Compare this to the Duck Dynasty thing where the guy really had no sense of irony, the surface meaning of his words was the intended meaning.
When information is power, privacy is freedom.
Ms. Sacco deserved everything she got. Nothing more, nothing less. If you do something so overwhelmingly and obviously stupid as what she did, and then compounded that stupidity by getting on a plane and going offline for several hours, what do you expect is going to happen? The author of the article is just trying to twist this sordid tale into some kind of cautionary example of the excesses of "internet justice." Meanwhile, kids are killing themselves because they're being bullied for doing nothing other than being themselves. Where's the author's outrage over that? Ms. Sacco neither has the excuse of being a child, nor the defense of having done nothing to offend. If you do something so stupid that NOBODY is willing to defend it, then why should she not suffer the consequences? One should also consider that the kind of people who would even entertain making such offensive remarks in a public forum are not the kind of people who are so easily shamed. They tend to be sociopaths who end up hardening their self-image in response to the outrage. Don't weep for the likes of her.

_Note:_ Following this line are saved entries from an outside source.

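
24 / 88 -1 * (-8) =91 / 11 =8.27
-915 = -915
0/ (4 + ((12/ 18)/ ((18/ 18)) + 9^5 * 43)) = 0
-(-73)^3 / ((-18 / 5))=-1945085 / 18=-108060.28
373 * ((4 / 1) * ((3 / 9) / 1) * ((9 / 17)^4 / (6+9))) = 1087668 / 417605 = 2.60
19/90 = 0.21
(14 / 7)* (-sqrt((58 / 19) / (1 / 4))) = -4* sqrt(1102) / 19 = -6.99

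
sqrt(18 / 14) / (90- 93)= -sqrt(7) / 7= -0.38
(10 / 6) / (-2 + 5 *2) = 5 / 24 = 0.21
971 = 971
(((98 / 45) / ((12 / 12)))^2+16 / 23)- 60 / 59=12149728 / 2747925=4.42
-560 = -560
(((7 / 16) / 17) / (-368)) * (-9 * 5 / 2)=315 / 200192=0.00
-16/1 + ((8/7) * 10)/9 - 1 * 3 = -1117/63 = -17.73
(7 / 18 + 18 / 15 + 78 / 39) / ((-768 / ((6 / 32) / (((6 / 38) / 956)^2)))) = -6660479963 / 207360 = -32120.37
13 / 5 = 2.60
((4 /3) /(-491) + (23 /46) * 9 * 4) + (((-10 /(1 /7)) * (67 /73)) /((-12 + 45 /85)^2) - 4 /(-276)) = 109863118129 /6269478345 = 17.52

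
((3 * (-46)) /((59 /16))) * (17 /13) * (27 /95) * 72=-1001.44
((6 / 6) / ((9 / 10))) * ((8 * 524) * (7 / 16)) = 18340 / 9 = 2037.78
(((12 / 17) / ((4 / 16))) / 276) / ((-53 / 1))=-4 / 20723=-0.00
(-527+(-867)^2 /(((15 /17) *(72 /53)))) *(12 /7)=75189181 /70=1074131.16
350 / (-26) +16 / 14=-1121 / 91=-12.32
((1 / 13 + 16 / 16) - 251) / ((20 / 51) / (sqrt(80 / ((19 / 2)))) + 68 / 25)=-28732206600 / 311930749 + 103561875 *sqrt(190) / 311930749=-87.53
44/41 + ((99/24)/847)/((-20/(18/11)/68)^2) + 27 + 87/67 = 37779554969/1279689950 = 29.52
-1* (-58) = 58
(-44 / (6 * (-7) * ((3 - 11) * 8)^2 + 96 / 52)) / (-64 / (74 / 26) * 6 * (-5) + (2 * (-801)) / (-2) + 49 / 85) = 449735 / 2595644892684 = 0.00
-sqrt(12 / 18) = -sqrt(6) / 3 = -0.82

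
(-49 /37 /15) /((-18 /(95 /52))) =931 /103896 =0.01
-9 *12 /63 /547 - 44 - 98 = -543730 /3829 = -142.00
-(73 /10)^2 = -5329 /100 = -53.29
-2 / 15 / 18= -1 / 135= -0.01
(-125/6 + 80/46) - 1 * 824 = -116347/138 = -843.09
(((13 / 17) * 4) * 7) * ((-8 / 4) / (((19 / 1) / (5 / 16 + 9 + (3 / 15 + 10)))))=-142051 / 3230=-43.98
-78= -78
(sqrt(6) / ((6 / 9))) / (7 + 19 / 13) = 39 * sqrt(6) / 220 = 0.43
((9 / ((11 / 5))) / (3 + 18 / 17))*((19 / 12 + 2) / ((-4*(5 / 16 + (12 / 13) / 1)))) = -47515 / 65021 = -0.73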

Wow. I have mod points and want to use them all to negatively mod the "summary" to "Incoherent".
Unless of course you want to work for a company that agrees with whatever you said. Even if they are not openly racist, after the initial drama dies down there are plenty of companies that have management who buy into the idea that such things are liberal-pc-whatever in nature and thus hiring such a person is a quiet 'screw you' to a culture they don't approve of.